Without passions... Really? Yes, for in this expression the Divines again affirmed the classical doctrine of impassibility. Let's be clear as to what is being maintained here. The Divines are not saying that God knows nothing of emotion or feeling, whether joy and delight, or pain and suffering. Rather, they are saying that no one (or thing) may impose suffering, pain, or any sort of distress on God in such a manner that God "experiences" such things unwillingly. 

Few doctrinal assertions appear more detached from reality than impassibility. Introduced into theology in the second century (Augustine, Calvin, Charnock, Owen, Shedd, Hodge - none offer serious misgivings), it suggests to the modern ear a God who at best is impassive, unconcerned and impersonal. However, what is being safeguarded is God's independence and sovereignty - his "absoluteness" (the main point of WCF 2:1). His experiences are not like ours. His are foreknown, willed and chosen and not involuntary reactions. Impassibility is affirmed both externally to God (God is not a victim) or internally to God (God does not suffer from anxiety, or depression; he is not emotionally stunted or remote or Stoically disengaged). 
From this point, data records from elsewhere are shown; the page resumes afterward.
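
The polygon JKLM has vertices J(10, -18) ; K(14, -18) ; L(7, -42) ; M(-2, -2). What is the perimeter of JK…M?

|JK| = √((4)² + (0)²) = √16 = 4
|KL| = √((-7)² + (-24)²) = √625 = 25
|LM| = √((-9)² + (40)²) = √1681 = 41
|MJ| = √((12)² + (-16)²) = √400 = 20
Perimeter = 4 + 25 + 41 + 20 = 90.

90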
Detractors (Karl Barth and Jürgen Moltman come to mind) notwithstanding, the Divines maintained divine impassibility as essential. Nevertheless, we should think of it in light of God's Trinitarian "dance" or perichoresis. As David Bentley hart puts it, 
God's impassibility is the utter fullness of an infinite dynamism, the absolutely complete and replete generation of the Son and procession of the Spirit from the Father, the infinite "drama" of God's joyous act of self-outpouring - which is his being as God. Within the plenitude of this motion, no contrary motion can fabricate an interval of negation, because it is the infinite possibility of every creaturely motion or act; no pathos is possible for God because pathos is, by definition, a finite instance of change visited upon a passive subject, actualising some potential, whereas God's love is pure positivity and pure activity. (The Beauty of the Infinite: The Aesthetics of Christian Truth, 167).